Pakistan Strikes Back
On Thursday, February 16, a suicide bomber attacked the Sufi Lal Shahbaz Qalandar shrine, located in the city of Sehwan, in the southern Sindh province of Pakistan. The masses gathered that day had been performing a devotional dance when the attack occurred, and the explosion took the lives of 88 individuals and wounded 250 more.
Sehwan is an isolated town, unprepared to deal with the emergency caused by the attack. Local hospitals were quickly overwhelmed with the victims, some of whom had to be carried by military aircraft to Karachi, which lies 180 kilometers away from Sehwan.
The bomber had filled his vest with shrapnel and loose metal, aiming at creating mass casualties. Some hours later, while victims were still being ushered to hospitals, the Islamic State claimed responsibility for the attack. The attack was an affront to the Sufi tradition in Pakistan.
The Sehwan shrine bombing was one of six terrorist attacks to hit Pakistan that week. The wave of violence, the bloodiest in recent history, has left the country unsteady. Afrasiab Khattak, an opposition politician, claims that the attack was aimed at destabilizing Pakistan, and it does call into question the Pakistani military’s approach to the issue of violent extremism.
Pakistan continues an urgent fight against violent extremism, but it would seem that senior military officials are overlooking the role ISIL is playing in it. Zahid Hussain, a Pakistani journalist, explains that high-officials claim that ISIL has no holdings in Pakistan, but they ignore the fact that many smaller organizations agree with its goals. Instead, Pakistan has turned its attention towards Afghanistan, claiming that the attacks were coordinated and funded within its borders. It’s a strategy that Pakistan has been pursuing for years, and that political analysts are critical of. Mosharaf Zaidi, a former advisor to the Pakistani government, stated that “the network of terrorists exists in this country, and the solution is also inside Pakistan”, expressing frustration at the government’s policy in blaming Afghanistan and its incomplete terrorism policy. Opposition leaders in Pakistan are calling for a revision to said policy, which in the past has focused on solely dismantling core holdings and ignoring splinter groups. Imran Khan, a prominent opposition politician calls for the need for a cohesive national security policy, one that takes into account how deep and far these terrorist networks go.
But the Pakistani Prime Minister, Nawaz Sharif, and the head of the armed forces, General Qamar Javed Bajwa, have responded to recent events with a different approach. The night following the attack, the Pakistani military carried out raids, killing 100 supposed terrorists in less than 24 hours. The next day, the Torkham border with Afghanistan was shut down, and the Afghan government was handed a list of 76 individuals to apprehend, the threat of Pakistani intervention as subtext. Prime Minister Sharif declared that he authorized the armed forces to “eliminate the enemy”.

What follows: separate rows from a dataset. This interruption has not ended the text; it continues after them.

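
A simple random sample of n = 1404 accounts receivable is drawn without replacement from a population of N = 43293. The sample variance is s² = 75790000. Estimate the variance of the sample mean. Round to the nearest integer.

Under SRS without replacement, Var(ȳ) = (1 − f)·s²/n with f = n/N = 1404/43293 = 0.03243019.
Var(ȳ) = (1 − 0.03243019)·75790000/1404 = 0.96756981·53981.481 = 52230.852.

52231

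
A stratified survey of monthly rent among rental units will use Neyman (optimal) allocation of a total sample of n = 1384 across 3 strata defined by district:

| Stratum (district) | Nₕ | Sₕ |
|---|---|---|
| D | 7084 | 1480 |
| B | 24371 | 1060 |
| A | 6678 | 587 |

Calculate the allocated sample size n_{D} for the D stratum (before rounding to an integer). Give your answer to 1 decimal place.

360.6

Neyman allocation: nₕ = n·NₕSₕ / Σⱼ NⱼSⱼ.
Σ NⱼSⱼ = 7084·1480 + 24371·1060 + 6678·587 = 4.0237566 × 10^7.
n_{D} = 1384·7084·1480 / (4.0237566 × 10^7) = 360.6.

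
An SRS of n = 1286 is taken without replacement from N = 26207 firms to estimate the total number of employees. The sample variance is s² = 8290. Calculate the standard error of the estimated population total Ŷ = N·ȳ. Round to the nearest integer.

Var(Ŷ) = N²·Var(ȳ) = N²·(1 − n/N)·s²/n.
f = 1286/26207 = 0.04907086; Var(ȳ) = 0.95092914·8290/1286 = 6.1300176.
Var(Ŷ) = 26207² · 6.1300176 = 4.2101381 × 10^9.
SE(Ŷ) = √(4.2101381 × 10^9) = 64886.

64886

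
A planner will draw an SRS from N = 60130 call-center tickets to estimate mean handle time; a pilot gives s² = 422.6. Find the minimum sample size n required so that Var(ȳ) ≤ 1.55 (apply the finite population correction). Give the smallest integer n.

272

Without fpc, n₀ = s²/D = 422.6/1.55 = 272.6452.
With fpc, (1 − n/N)·s²/n ≤ D requires n ≥ n₀/(1 + n₀/N) = 272.6452/(1 + 272.6452/60130) = 271.4145.
Rounding up, n = 272.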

The White House has been quiet in regards to the Pakistani matter. Earlier this month, President Trump declared that the US’s counter-extremism program would, from now on, focus only countering Islamic extremism, an extremely controversial policy. But, when Pakistan was hit with a wave of terrorist violence, the American President was silent, and in a press conference lamented a made-up tragedy in Sweden. The western media followed the President’s suit, saying little about the blood spilled in Sehwan, and a lot about the non-existent incident in Sweden.

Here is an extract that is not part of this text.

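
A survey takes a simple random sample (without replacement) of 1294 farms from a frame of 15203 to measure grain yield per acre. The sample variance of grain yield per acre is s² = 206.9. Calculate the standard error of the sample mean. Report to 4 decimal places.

0.3825

Under SRS without replacement, Var(ȳ) = (1 − f)·s²/n with f = n/N = 1294/15203 = 0.08511478.
Var(ȳ) = (1 − 0.08511478)·206.9/1294 = 0.91488522·0.15989181 = 0.14628265.
SE(ȳ) = √(0.14628265) = 0.3825.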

While the world tangled itself up in debates of extremism, fake news, and blame-politics, the citizens of Sehwan reclaimed their shrine from the violence that had struck it. They cleared the debris and scrubbed blood off the marble floors. They climbed over red-tape and congregated for the dhamaal. This time, the devotional dance symbolized more than just their faith; it represented their defiance and strength, their pain, but also their hope. Haj Shah, one of the shrine’s caretakers explained quite simply, “This is our place.”